The thicker paper in the premium version is a nice touch. There is no bleed through on double sided pages. It is shipped in bubble wrap in a larger box (so there's the 50% increase in shipping explained), so I don't get the dinged corners I sometimes get with Blurb books. The paper color is brighter and whiter, which pumps up some of the higher key images. But the color management introduces more problems than it solves.
This image is illustrative. In the vanilla output, the shadows have good blacks and pleasing contrast. In the B3 version, the shadows are muddy and weak, and overall the look is flat. It's simply worse. A good third of the images in the color managed version are worse than without it.
I don't think it's my fault. My monitors are calibrated and I know how to soft proof (and I also know that Photoshop soft-proofing has only a weak correlation to final output). In the general public Blurb edition, they're obviously putting in their own controls to “improve” the look. But they appear to work.
I understand that the covers don't go through the color managed workflow at Blurb, but it's alarming how different they look. The cover image, with it's subtle tonal shift, is badly banded in both versions—and it looks worse in the premium one. I have that same shot inside the book. That image is so ruined in this printing process that I will have to replace it.

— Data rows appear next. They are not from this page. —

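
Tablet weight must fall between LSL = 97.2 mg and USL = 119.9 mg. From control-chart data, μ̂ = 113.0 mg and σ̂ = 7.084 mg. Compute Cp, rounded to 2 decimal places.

Cp = (USL − LSL) / (6σ̂) = (119.9 − 97.2) / (6 × 7.084) = 22.7000 / 42.5040 = 0.5341

0.53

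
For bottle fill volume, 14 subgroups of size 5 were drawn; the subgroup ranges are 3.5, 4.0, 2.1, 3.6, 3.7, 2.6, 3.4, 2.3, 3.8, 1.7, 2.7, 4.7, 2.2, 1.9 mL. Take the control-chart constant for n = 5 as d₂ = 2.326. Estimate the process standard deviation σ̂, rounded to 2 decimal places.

1.30

R̄ = (3.5 + 4.0 + 2.1 + 3.6 + 3.7 + 2.6 + 3.4 + 2.3 + 3.8 + 1.7 + 2.7 + 4.7 + 2.2 + 1.9) / 14 = 3.0143
σ̂ = R̄ / d₂ = 3.0143 / 2.326 = 1.2959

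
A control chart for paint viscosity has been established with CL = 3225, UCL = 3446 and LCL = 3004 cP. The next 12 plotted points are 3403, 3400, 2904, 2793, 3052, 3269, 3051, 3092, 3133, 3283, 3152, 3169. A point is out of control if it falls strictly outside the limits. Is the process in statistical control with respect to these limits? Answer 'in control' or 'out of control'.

out of control

Compare each point to [3004, 3446]: sample 3 = 2904 < LCL; sample 4 = 2793 < LCL.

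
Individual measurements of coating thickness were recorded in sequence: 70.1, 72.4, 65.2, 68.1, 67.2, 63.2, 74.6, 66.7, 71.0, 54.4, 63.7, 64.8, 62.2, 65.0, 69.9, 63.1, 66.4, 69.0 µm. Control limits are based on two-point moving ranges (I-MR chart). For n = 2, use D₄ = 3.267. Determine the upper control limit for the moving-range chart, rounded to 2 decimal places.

Moving ranges: 2.3, 7.2, 2.9, 0.9, 4.0, 11.4, 7.9, 4.3, 16.6, 9.3, 1.1, 2.6, 2.8, 4.9, 6.8, 3.3, 2.6; M̄R̄ = 90.9000 / 17 = 5.3471
UCL_MR = D₄·M̄R̄ = 3.267 × 5.3471 = 17.4688

17.47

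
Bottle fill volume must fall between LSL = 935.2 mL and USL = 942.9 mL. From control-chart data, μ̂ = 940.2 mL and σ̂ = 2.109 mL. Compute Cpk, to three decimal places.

0.427

Cpu = (USL − μ̂) / (3σ̂) = (942.9 − 940.2) / (3 × 2.109) = 0.4267; Cpl = (μ̂ − LSL) / (3σ̂) = (940.2 − 935.2) / (3 × 2.109) = 0.7903; Cpk = min(Cpu, Cpl) = 0.4267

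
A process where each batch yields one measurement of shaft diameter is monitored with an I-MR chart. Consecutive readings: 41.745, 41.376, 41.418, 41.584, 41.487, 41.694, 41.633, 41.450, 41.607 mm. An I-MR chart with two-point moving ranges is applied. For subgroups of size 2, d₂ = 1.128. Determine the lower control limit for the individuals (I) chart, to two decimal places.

41.13

X̄ = (41.745 + 41.376 + 41.418 + 41.584 + 41.487 + 41.694 + 41.633 + 41.450 + 41.607) / 9 = 41.5549
Moving ranges: 0.369, 0.042, 0.166, 0.097, 0.207, 0.061, 0.183, 0.157; M̄R̄ = 1.2820 / 8 = 0.1603
LCL = X̄ − 3·M̄R̄/d₂ = 41.5549 − 3 × 0.1603 / 1.128 = 41.1287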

PS. I dug deeper in the Blurb B3 tutorials and I might have an explanation on why it went so wrong. Blurb recommends in Soft Proof to leave "Simulate Paper Color" unchecked, which I did. But then it adds that you can use "Simulate" if your monitor brightness is reduced to a "print-friendly" 90-120 cd/m2. I keep mine at 100 cd/m2. Even with this setting, the screen images are contrastier, though they do start to approach the muddy look of the printed image.